The International Monetary Fund has said that global financial stability risks have increased.
In its new report, the IMF says that the developed countries are deteriorating because of setbacks to economic growth.
The reduction in commodity prices in the emerging economies has had an impact on financial stability.
In a different report, the IMF warned of deterioration in government finances. The report says that risks to government finances are “rising almost everywhere.”
Government finances in rich countries are faced with the same risk factors.
Low inflation and slow growth harden things in attempts to lower public sector debt burdens because both factors affect tax revenues.
High inflation rates is always advantageous to the debtors, governments and others since over time it erodes the real, inflation adjusted value of those debts.
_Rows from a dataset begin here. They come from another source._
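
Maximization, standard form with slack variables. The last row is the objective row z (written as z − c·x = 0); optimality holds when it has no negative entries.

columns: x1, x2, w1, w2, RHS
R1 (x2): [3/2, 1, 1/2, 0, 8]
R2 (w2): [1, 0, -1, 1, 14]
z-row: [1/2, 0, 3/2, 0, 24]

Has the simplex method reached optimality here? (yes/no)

Every z-row coefficient is ≥ 0, so the tableau is optimal.

yes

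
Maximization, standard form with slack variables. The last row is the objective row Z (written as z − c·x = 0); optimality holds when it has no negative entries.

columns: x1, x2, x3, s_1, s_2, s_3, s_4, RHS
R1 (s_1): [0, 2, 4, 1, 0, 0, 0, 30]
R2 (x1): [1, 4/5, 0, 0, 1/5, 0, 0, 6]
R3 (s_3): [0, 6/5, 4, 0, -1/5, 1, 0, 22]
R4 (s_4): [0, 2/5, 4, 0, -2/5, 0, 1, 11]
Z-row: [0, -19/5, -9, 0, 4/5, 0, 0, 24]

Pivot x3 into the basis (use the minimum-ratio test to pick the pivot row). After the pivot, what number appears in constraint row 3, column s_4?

Ratio test on column x3 — row 1: 30/4 = 15/2; row 2: entry 0 ≤ 0; row 3: 22/4 = 11/2; row 4: 11/4 = 11/4. Minimum is 11/4 at row 4 (s_4 leaves); pivot element 4.
Divide row 4 by 4; eliminate column x3 from the other rows.
Row 3 update in column s_4: 0 − 4·(1/4) = -1.

-1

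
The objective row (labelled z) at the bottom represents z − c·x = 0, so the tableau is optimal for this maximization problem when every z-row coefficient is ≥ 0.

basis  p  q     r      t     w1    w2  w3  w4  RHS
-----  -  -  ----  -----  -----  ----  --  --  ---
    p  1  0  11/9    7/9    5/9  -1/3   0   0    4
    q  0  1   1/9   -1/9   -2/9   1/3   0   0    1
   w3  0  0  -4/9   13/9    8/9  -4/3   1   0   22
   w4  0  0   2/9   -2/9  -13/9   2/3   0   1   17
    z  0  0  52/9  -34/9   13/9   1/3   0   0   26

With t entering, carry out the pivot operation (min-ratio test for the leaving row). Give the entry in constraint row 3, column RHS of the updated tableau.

Ratio test on column t — row 1: 4/(7/9) = 36/7; row 2: entry -1/9 ≤ 0; row 3: 22/(13/9) = 198/13; row 4: entry -2/9 ≤ 0. Minimum is 36/7 at row 1 (p leaves); pivot element 7/9.
Divide row 1 by 7/9; eliminate column t from the other rows.
Row 3 update in column RHS: 22 − (13/9)·(36/7) = 102/7.

102/7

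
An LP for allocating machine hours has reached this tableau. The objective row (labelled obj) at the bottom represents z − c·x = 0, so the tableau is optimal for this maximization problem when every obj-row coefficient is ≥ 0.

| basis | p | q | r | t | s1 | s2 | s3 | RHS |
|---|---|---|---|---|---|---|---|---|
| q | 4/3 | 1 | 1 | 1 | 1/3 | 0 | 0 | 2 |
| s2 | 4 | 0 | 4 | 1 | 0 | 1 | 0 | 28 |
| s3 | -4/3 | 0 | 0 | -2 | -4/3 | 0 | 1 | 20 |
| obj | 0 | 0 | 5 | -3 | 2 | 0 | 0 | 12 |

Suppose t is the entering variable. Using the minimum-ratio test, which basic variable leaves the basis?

Column t entries and ratios — q: 2/1 = 2; s2: 28/1 = 28; s3: -2 ≤ 0, skip.
Smallest ratio is 2 in the row of q, so q leaves.

q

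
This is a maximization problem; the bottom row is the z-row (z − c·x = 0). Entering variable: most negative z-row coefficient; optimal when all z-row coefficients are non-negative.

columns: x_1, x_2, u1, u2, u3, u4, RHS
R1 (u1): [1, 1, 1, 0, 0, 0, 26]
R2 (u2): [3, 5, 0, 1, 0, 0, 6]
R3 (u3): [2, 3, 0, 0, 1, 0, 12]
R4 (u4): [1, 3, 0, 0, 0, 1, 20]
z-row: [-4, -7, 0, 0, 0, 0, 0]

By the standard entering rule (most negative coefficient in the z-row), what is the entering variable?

x_2

Negative z-row entries: x_1: -4, x_2: -7.
The most negative is -7 in column x_2, so x_2 enters.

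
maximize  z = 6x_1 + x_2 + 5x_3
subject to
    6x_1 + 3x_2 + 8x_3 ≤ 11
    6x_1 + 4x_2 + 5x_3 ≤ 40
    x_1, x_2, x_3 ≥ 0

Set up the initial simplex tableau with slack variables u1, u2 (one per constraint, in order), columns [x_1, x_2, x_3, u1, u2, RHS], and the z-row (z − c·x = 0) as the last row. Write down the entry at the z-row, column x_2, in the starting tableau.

-1

The z-row carries the negated objective coefficients: the x_2 entry is -1.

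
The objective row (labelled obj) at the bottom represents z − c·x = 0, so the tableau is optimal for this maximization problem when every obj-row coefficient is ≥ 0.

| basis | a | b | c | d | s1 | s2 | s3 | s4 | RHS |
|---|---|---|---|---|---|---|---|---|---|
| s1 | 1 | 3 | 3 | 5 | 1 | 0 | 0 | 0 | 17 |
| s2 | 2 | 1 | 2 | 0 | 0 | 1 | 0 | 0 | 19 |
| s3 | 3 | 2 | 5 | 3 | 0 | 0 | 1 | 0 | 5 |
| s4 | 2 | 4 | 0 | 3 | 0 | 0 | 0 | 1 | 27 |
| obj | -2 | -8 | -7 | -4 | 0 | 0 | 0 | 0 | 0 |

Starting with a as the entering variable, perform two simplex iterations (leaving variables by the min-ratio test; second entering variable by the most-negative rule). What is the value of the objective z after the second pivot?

Ratio test on column a — row 1: 17/1 = 17; row 2: 19/2 = 19/2; row 3: 5/3 = 5/3; row 4: 27/2 = 27/2. Minimum is 5/3 at row 3 (s3 leaves); pivot element 3.
Pivot on row 3; the obj-row RHS becomes 0 − (-2)·(5/3) = 10/3.
Next entering variable (most negative obj-row entry -20/3): b.
Ratio test on column b — row 1: (46/3)/(7/3) = 46/7; row 2: entry -1/3 ≤ 0; row 3: (5/3)/(2/3) = 5/2; row 4: (71/3)/(8/3) = 71/8. Minimum is 5/2 at row 3 (a leaves); pivot element 2/3.
After the second pivot the obj-row RHS is 10/3 − (-20/3)·(5/2) = 20.

20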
Christine Lagarde, IMF’s managing director, said that “we are on alert, not alarm.”
The report on financial stability states that there is a “growing concern about a mutually reinforcing dynamic of weak growth and low inflation that could produce sustained economic and financial weakness”. The too low inflation in some countries has raised concerns in IMF.
The performance of China’s economy is not certain and this is a factor to be worried about too.
The IMF said that in case the current situation deteriorates further, we should expect an increase in the loss of confidence and renewed bouts of financial market volatility. The costs of borrowing would rise up.
The report goes on to say that “In such circumstances, rising risk premiums may tighten financial conditions further, creating a pernicious feedback loop of fragile confidence, weaker growth, lower inflation, and rising debt burdens.”